A broad and growing statewide coalition of 37 advocacy organizations in Connecticut is calling on the Lamont Administration to take formal action immediately to ensure that the rights of people with disabilities, older adults, and Black, brown, indigenous and Asian people are protected from discrimination amidst the continuing COVID-19 public health crisis. Disability Rights CT and members of the coalition urged the Department of Public Health to end its almost year long refusal to issue essential uniform guidance to all Connecticut hospitals regarding protections to prevent discrimination in the event of any necessary rationing of life-sustaining treatments, and urged state legislators and the public to speak out to encourage the issuance of uniform guidance.

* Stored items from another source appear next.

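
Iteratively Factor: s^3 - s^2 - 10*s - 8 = (s + 2)*(s^2 - 3*s - 4) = (s - 4)*(s + 2)*(s + 1)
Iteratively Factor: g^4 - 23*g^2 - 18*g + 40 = (g + 2)*(g^3 - 2*g^2 - 19*g + 20) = (g - 5)*(g + 2)*(g^2 + 3*g - 4) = (g - 5)*(g - 1)*(g + 2)*(g + 4)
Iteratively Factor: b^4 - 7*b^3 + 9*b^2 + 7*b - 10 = (b + 1)*(b^3 - 8*b^2 + 17*b - 10) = (b - 2)*(b + 1)*(b^2 - 6*b + 5) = (b - 5)*(b - 2)*(b + 1)*(b - 1)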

With no action taken in Connecticut, several hospitals issued their own highly problematic guidelines, which effectively discriminated against people with disabilities, older adults, and Black, brown, indigenous and Asian people (e.g., applying tests of likely survival for five years after discharge, a test directly discriminating against older people and people of color with inherently shorter lifespans), triggering broader involvement by other advocacy organizations.

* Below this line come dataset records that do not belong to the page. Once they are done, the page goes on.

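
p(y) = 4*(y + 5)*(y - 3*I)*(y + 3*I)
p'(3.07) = 271.90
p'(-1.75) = 2.75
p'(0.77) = 73.91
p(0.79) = 222.89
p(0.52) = 204.69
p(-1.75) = 156.81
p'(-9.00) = 648.00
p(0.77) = 221.40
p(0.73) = 218.49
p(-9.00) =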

“We have been imploring the state for nearly a year to get ahead of this, to put guidelines in place to prevent discriminatory practices should rationing of care become necessary. Their stubborn refusal to do so is unconscionable, even more so as the numbers continue to climb. There should be one uniform statewide policy. Period. It is long past time for the state to step up and act to prevent discriminatory practices,” said Stephen Byers, attorney with Disability Rights Connecticut.